We all write from a part of our minds that Dr. Robin Scott Wilson calls our deep well. Each of us has one. As we go through life, we throw things down it-places, feelings, characters, events. Most people just let the junk accumulate down there. But an artist drops a bucket into this morass and pulls up a collection of gum wrappers, string and, bits of bright glass. In sorting this stuff, we make art. The people who are best at sorting we call geniuses. I don't know what talent is, or where in the body it lies. But it uses the muck down in the deep well as raw material. Even the organizing part of the process is probably more visceral than intellectual, more art than craft. Without the talent, the natural ability to make art, the craft part of writing, the part you can learn, will not do you much good. But that's only my theory.

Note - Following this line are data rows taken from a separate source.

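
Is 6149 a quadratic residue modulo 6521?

yes

6149 ≡ 1 (mod 4), so quadratic reciprocity gives (6149/6521) = (6521/6149). Reduce: 6521 ≡ 372 (mod 6149). Now have (372/6149).
Factor out 2: 372 = 2^2·93. Since 6149 ≡ 5 (mod 8), (2/6149) = -1, and (2/6149)^2 = +1. Now have (93/6149).
93 ≡ 1 (mod 4), so quadratic reciprocity gives (93/6149) = (6149/93). Reduce: 6149 ≡ 11 (mod 93). Now have (11/93).
93 ≡ 1 (mod 4), so quadratic reciprocity gives (11/93) = (93/11). Reduce: 93 ≡ 5 (mod 11). Now have (5/11).
5 ≡ 1 (mod 4), so quadratic reciprocity gives (5/11) = (11/5). Reduce: 11 ≡ 1 (mod 5). Now have (1/5).
(1/5) = 1. Collecting the sign factors: 1.
The Legendre symbol is 1, so x^2 ≡ 6149 (mod 6521) has solution.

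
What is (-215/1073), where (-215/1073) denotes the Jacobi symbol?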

As I said before, each writer has his own theories, his own methods that work for him.
Robert Heinlein, perhaps the most influential science-fiction writer of the twentieth century set out the following rules for the craft of writing:
First, you must write.
Second, you must finish what you write.
Third, you must submit what you write and keep submitting
it until it either sells or you run out of markets.

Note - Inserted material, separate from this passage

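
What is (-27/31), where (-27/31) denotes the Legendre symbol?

Reduce the numerator: -27 ≡ 4 (mod 31), so (-27/31) = (4/31).
Factor out 2: 4 = 2^2. Since 31 ≡ 7 (mod 8), (2/31) = +1, and (2/31)^2 = +1. Now have (1/31).
(1/31) = 1. Collecting the sign factors: 1.

1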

The rules can be even more simple. A friend of mine told me that the first and only rule of writing is to apply the seat of the pants to the seat of the chair. You must do the work. Another friend said, "If someone can convince you not to be a writer, let 'em." The work is rarely easy, and it is unlikely, even if you are successful, that you will become as rich as you might have if you'd gone into accounting or dentistry. Still, I must scratch the itch called writing. In his book, CHUCK AMUCK, animator Chuck Jones, the man who brought you Bugs Bunny, Wile E. Coyote and the Roadrunner, and Michigan J. Frog, reminds us that only human beings, of all creatures, can blush, or need to; that only human beings can laugh, or need to. They need to because there's a lot of pain in this world. And if I can lessen it, even a little, I feel it is my obligation to brighten a corner whenever I can. Remember SULLIVAN'S TRAVELS. I probably won't win as many awards as I might have otherwise, and people still don't take me very seriously. But there is a certain satisfaction in knowing that I'm giving even the most troubled reader a vacation from what may be a terrible life. The really neat part about writing humorous books is that if a story is funny when it leaves your hands, it sometimes magically becomes even funnier when read by somebody else.